I have been to several tech meetups and I have met people with product ideas. I have tried and failed to explain to them that the conventional wisdom is that ideas are worthless. This happens despite the fact I read an article on Hacker news to this effect regularly (here is one from today). In response, I have compiled a list of tech startup luminaries that have formed my thinking on the matter.
“Actually, startup ideas are not million dollar ideas, and here's an experiment you can try to prove it: just try to sell one. Nothing evolves faster than markets. The fact that there's no market for startup ideas suggests there's no demand. Which means, in the narrow sense of the word, that startup ideas are worthless.” - Paul Graham
"Don’t worry about people stealing your ideas. If your ideas are any good, you’ll have to ram them down people’s throats." - Howard Aiken
"Don’t worry about people stealing your ideas. If your ideas are any good, you’ll have to ram them down people’s throats." - Howard Aiken
“Ideas are pretty much worthless.” -Joel Spolsky
“I particularly like his notion that the person with the idea should not command a premium on equity allocation.” - Fred Wilson
“So now I ask you, what have you done to earn a technical co-founder?

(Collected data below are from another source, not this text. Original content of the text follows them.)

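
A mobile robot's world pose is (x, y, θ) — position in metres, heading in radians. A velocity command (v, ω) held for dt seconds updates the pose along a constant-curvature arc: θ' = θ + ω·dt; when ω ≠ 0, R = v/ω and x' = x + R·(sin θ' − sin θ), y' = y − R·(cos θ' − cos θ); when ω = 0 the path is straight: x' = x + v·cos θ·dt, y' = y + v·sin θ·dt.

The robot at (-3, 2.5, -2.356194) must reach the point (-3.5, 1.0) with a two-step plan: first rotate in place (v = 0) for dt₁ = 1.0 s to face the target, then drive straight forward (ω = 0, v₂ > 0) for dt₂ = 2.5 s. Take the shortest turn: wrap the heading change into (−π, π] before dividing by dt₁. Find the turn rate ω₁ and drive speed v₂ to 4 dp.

heading to target = atan2(1−2.5, -3.5−-3) = -1.8925
Δθ = wrap(-1.8925 − -2.3562) = 0.4636; ω₁ = Δθ/dt₁ = 0.4636
distance = √((-3.5−-3)² + (1−2.5)²) = 1.5811; v₂ = distance/dt₂ = 0.6325

ω₁ = 0.4636, v₂ = 0.6325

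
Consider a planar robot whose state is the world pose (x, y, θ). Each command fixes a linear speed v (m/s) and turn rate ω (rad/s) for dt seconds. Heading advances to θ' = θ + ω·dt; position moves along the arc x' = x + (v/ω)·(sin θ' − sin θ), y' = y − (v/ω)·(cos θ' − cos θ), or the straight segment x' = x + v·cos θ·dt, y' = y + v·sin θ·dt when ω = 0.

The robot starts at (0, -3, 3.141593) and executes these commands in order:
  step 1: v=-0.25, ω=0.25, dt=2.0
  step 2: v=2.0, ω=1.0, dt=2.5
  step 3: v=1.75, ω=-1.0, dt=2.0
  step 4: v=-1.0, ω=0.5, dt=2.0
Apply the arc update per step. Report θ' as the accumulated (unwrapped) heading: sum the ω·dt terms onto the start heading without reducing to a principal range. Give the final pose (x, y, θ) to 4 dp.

step 1: θ'=3.6416 (R=-1.0000) → pose (0.4794, -2.8776, 3.6416)
step 2: θ'=6.1416 (R=2.0000) → pose (1.1560, -6.6127, 6.1416)
step 3: θ'=4.1416 (R=-1.7500) → pose (2.3817, -9.2907, 4.1416)
step 4: θ'=5.1416 (R=-2.0000) → pose (2.5173, -7.3778, 5.1416)

(2.5173, -7.3778, 5.1416)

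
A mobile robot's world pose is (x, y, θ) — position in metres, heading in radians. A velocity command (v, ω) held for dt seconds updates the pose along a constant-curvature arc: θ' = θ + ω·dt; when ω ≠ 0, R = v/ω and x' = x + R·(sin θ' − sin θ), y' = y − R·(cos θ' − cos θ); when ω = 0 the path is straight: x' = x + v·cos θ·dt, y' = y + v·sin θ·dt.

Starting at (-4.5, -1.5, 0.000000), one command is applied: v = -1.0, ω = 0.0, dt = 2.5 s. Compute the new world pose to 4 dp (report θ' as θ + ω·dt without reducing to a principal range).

θ' = 0.0000 + 0.0·2.5 = 0.0000
ω = 0 → straight: x' = -4.5 + -1.0·cos(0.0000)·2.5 = -7.0000
y' = -1.5 + -1.0·sin(0.0000)·2.5 = -1.5000

(-7.0000, -1.5000, 0.0000)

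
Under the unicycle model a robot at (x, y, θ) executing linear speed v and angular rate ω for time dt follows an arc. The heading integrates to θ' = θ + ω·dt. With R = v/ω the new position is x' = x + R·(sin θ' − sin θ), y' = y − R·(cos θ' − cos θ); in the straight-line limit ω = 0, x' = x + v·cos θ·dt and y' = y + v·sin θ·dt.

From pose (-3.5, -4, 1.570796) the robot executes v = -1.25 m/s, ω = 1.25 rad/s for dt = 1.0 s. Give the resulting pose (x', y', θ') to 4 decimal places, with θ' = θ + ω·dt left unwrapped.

(-2.8153, -4.9490, 2.8208)

θ' = 1.5708 + 1.25·1.0 = 2.8208
R = v/ω = -1.25/1.25 = -1.0000
x' = -3.5 + -1.0000·(sin 2.8208 − sin 1.5708) = -2.8153
y' = -4 − -1.0000·(cos 2.8208 − cos 1.5708) = -4.9490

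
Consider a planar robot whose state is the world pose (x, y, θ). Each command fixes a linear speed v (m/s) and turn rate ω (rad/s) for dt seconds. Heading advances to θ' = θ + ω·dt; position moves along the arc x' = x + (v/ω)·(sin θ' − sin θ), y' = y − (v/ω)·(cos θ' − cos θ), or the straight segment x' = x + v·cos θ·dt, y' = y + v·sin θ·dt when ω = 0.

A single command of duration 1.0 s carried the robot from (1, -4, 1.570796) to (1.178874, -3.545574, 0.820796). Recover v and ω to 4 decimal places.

v = 0.5000, ω = -0.7500

Δθ = 0.820796 − 1.570796 = -0.750000
ω = Δθ/dt = -0.750000/1.0 = -0.7500
R = −Δy/(cos θ' − cos θ) = -0.6667
v = R·ω = -0.6667·-0.7500 = 0.5000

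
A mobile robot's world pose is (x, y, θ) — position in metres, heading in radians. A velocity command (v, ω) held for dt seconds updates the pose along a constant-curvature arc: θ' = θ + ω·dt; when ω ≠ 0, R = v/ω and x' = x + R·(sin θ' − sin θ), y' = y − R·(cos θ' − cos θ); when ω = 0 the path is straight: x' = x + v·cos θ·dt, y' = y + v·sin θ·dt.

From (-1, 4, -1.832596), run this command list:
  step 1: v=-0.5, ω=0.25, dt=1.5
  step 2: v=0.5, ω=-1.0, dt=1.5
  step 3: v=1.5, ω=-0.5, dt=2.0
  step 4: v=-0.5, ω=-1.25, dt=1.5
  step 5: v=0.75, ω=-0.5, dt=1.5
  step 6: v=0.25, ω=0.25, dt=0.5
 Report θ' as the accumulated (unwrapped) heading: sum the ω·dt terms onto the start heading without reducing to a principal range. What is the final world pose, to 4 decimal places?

(-2.9842, 4.5090, -6.4576)

step 1: θ'=-1.4576 (R=-2.0000) → pose (-0.9447, 4.7436, -1.4576)
step 2: θ'=-2.9576 (R=-0.5000) → pose (-1.3500, 4.1955, -2.9576)
step 3: θ'=-3.9576 (R=-3.0000) → pose (-4.0841, 5.0895, -3.9576)
step 4: θ'=-5.8326 (R=0.4000) → pose (-4.2013, 4.4553, -5.8326)
step 5: θ'=-6.5826 (R=-1.5000) → pose (-3.1056, 4.5383, -6.5826)
step 6: θ'=-6.4576 (R=1.0000) → pose (-2.9842, 4.5090, -6.4576)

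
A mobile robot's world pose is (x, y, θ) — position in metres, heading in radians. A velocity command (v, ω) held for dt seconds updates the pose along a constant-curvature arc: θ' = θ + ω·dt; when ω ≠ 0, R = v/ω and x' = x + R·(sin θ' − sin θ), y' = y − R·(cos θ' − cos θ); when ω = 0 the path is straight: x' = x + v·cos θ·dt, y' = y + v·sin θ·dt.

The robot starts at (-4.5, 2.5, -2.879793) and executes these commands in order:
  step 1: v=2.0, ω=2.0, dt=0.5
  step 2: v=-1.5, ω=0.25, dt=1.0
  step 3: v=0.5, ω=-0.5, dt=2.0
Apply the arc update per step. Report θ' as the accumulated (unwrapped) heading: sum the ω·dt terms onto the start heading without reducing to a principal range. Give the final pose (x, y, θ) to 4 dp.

(-5.4286, 2.4961, -2.6298)

step 1: θ'=-1.8798 (R=1.0000) → pose (-5.1938, 1.8382, -1.8798)
step 2: θ'=-1.6298 (R=-6.0000) → pose (-4.9201, 3.3090, -1.6298)
step 3: θ'=-2.6298 (R=-1.0000) → pose (-5.4286, 2.4961, -2.6298)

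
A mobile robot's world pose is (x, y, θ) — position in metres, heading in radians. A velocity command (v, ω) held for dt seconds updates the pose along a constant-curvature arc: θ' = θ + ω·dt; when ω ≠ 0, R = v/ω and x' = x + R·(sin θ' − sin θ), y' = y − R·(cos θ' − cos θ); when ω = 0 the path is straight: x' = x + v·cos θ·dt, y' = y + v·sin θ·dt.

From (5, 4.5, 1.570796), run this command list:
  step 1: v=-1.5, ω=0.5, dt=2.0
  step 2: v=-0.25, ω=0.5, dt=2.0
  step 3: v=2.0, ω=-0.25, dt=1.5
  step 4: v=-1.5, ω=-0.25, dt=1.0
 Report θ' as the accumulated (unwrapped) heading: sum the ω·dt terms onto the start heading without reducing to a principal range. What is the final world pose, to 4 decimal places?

step 1: θ'=2.5708 (R=-3.0000) → pose (6.3791, 1.9756, 2.5708)
step 2: θ'=3.5708 (R=-0.5000) → pose (6.8573, 1.9417, 3.5708)
step 3: θ'=3.1958 (R=-8.0000) → pose (3.9616, 1.2278, 3.1958)
step 4: θ'=2.9458 (R=6.0000) → pose (5.4539, 1.1220, 2.9458)

(5.4539, 1.1220, 2.9458)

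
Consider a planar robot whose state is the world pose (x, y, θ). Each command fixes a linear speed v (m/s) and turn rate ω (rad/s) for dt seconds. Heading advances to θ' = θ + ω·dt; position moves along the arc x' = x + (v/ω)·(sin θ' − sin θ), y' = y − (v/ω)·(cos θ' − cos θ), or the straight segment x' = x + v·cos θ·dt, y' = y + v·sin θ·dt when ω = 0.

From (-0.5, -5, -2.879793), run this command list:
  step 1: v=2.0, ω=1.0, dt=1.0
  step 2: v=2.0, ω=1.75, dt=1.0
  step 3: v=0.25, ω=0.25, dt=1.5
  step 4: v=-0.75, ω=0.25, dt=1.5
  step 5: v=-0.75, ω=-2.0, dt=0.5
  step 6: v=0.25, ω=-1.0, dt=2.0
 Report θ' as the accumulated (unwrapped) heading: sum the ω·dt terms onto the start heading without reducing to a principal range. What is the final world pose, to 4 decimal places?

step 1: θ'=-1.8798 (R=2.0000) → pose (-1.8876, -6.3236, -1.8798)
step 2: θ'=-0.1298 (R=1.1429) → pose (-0.9468, -7.8044, -0.1298)
step 3: θ'=0.2452 (R=1.0000) → pose (-0.5746, -7.7829, 0.2452)
step 4: θ'=0.6202 (R=-3.0000) → pose (-1.5900, -8.2519, 0.6202)
step 5: θ'=-0.3798 (R=0.3750) → pose (-1.9470, -8.2950, -0.3798)
step 6: θ'=-2.3798 (R=-0.2500) → pose (-1.8671, -8.7081, -2.3798)

(-1.8671, -8.7081, -2.3798)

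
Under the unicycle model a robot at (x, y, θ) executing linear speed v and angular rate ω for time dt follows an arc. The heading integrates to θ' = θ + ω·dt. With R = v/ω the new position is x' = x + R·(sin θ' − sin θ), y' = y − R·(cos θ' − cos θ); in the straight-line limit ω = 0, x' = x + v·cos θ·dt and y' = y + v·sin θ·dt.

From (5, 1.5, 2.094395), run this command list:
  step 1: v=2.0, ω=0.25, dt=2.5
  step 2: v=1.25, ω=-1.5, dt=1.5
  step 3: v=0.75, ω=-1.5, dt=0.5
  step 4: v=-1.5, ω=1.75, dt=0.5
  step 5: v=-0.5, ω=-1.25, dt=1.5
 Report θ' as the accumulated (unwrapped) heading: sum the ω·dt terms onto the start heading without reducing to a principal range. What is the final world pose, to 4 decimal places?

(0.3544, 6.4389, -1.2806)

step 1: θ'=2.7194 (R=8.0000) → pose (1.3499, 4.7975, 2.7194)
step 2: θ'=0.4694 (R=-0.8333) → pose (1.3144, 6.3009, 0.4694)
step 3: θ'=-0.2806 (R=-0.5000) → pose (1.6791, 6.3354, -0.2806)
step 4: θ'=0.5944 (R=-0.8571) → pose (0.9617, 6.2219, 0.5944)
step 5: θ'=-1.2806 (R=0.4000) → pose (0.3544, 6.4389, -1.2806)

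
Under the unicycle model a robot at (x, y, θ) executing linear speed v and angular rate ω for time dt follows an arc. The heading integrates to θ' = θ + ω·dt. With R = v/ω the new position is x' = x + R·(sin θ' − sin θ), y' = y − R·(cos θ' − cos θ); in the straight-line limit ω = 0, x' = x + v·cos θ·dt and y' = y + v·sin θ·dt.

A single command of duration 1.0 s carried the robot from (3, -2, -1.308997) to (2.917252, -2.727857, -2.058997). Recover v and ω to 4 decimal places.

Δθ = -2.058997 − -1.308997 = -0.750000
ω = Δθ/dt = -0.750000/1.0 = -0.7500
R = −Δy/(cos θ' − cos θ) = -1.0000
v = R·ω = -1.0000·-0.7500 = 0.7500

v = 0.7500, ω = -0.7500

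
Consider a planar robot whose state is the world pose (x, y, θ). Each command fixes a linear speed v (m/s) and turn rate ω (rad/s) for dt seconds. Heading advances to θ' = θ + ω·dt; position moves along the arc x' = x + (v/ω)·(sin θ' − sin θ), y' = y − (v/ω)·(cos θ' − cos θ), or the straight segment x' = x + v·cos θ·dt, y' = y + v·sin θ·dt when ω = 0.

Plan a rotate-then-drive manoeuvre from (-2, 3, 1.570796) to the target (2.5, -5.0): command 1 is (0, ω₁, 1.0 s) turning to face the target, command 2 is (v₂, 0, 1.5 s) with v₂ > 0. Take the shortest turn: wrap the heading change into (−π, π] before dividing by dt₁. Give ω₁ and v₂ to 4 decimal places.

heading to target = atan2(-5−3, 2.5−-2) = -1.0584
Δθ = wrap(-1.0584 − 1.5708) = -2.6292; ω₁ = Δθ/dt₁ = -2.6292
distance = √((2.5−-2)² + (-5−3)²) = 9.1788; v₂ = distance/dt₂ = 6.1192

ω₁ = -2.6292, v₂ = 6.1192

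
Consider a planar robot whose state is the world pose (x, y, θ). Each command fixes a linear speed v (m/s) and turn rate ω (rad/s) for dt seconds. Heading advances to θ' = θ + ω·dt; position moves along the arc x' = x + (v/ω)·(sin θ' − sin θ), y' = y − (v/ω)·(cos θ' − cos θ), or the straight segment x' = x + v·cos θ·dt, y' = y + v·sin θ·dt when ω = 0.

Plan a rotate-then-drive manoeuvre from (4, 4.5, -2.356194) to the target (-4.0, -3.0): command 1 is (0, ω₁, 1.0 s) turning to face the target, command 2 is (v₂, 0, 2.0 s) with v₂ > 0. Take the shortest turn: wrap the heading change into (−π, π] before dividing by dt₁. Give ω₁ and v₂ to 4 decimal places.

heading to target = atan2(-3−4.5, -4−4) = -2.3884
Δθ = wrap(-2.3884 − -2.3562) = -0.0322; ω₁ = Δθ/dt₁ = -0.0322
distance = √((-4−4)² + (-3−4.5)²) = 10.9659; v₂ = distance/dt₂ = 5.4829

ω₁ = -0.0322, v₂ = 5.4829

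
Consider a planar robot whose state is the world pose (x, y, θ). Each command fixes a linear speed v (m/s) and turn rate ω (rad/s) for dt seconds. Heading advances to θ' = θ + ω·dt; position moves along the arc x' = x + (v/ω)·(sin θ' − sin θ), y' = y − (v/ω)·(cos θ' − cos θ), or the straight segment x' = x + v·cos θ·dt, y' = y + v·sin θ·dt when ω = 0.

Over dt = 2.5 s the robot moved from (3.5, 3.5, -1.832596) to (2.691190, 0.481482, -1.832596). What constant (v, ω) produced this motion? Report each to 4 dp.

Δθ = -1.832596 − -1.832596 = 0.000000
ω = Δθ/dt = 0.000000/2.5 = 0.0000
ω = 0 → v = (Δx·cos θ + Δy·sin θ)/dt = 1.2500

v = 1.2500, ω = 0.0000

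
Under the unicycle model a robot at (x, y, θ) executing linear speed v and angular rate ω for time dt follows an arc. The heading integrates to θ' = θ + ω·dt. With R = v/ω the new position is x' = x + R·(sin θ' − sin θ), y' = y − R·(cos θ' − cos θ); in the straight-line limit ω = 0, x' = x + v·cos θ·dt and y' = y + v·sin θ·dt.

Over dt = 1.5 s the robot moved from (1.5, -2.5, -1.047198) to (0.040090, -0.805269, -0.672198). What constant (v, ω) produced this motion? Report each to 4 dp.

v = -1.5000, ω = 0.2500

Δθ = -0.672198 − -1.047198 = 0.375000
ω = Δθ/dt = 0.375000/1.5 = 0.2500
R = −Δy/(cos θ' − cos θ) = -6.0000
v = R·ω = -6.0000·0.2500 = -1.5000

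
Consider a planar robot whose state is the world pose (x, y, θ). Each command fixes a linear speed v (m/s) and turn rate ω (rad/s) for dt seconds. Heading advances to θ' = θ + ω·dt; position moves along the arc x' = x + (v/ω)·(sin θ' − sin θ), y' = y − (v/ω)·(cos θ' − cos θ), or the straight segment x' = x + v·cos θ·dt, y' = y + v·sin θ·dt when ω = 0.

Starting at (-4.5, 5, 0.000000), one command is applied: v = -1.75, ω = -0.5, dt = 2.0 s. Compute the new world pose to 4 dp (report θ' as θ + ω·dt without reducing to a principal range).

(-7.4451, 6.6089, -1.0000)

θ' = 0.0000 + -0.5·2.0 = -1.0000
R = v/ω = -1.75/-0.5 = 3.5000
x' = -4.5 + 3.5000·(sin -1.0000 − sin 0.0000) = -7.4451
y' = 5 − 3.5000·(cos -1.0000 − cos 0.0000) = 6.6089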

And don't say that you're the idea guy. Having an idea is one piece, but it's a very, very small piece. In fact, it's so small that it's actually better to earn a technical co-founder without the idea in place so that you guys come up with it together.” - Jason Freedman
“We all have that one friend who says, “I had the idea for eBay. If only I had acted on it, I’d be a billionaire!” That logic is pathetic and delusional. Having the idea for eBay has nothing to do with actually creating eBay. What you do is what matters, not what you think or say or plan. Think your ideas that valuable? Then go try to sell it and see what you get for it. Not much is probably the answer. Until you actually start making something, your brilliant idea is just that— an idea. And everyone’s got one of those.” - Rework by Jason Fried and David Heinemeier Hanson
“I dare you to try to get a company to steal your idea.” - Eric Ries
"So if you want to get into technology and don’t code, if you think you have a knack for product and a killer idea, start reading and learning. Then convince an engineer, as an equal, without blustering. Until you get there, you just have an idea. That’s nice, but it’s the very first step in a long road." - Aaron Harris
Let me know if you have any other good examples.
4 comments:
Howard Aiken's quote:
>>>Don’t worry about people stealing your ideas. If your ideas are any good, you’ll have to ram them down people’s throats.
http://thinkexist.com/quotation/don-t_worry_about_people_stealing_your_ideas-if/11068.html
mikecane that is a great one. I will add it to the list. This list also applies to people that want to keep an idea in stealth mode despite no obvious reason.
I've always like PG's simple way to test for a market: try to sell it! So my corollary has been: Put it on ebay if it is so valuable!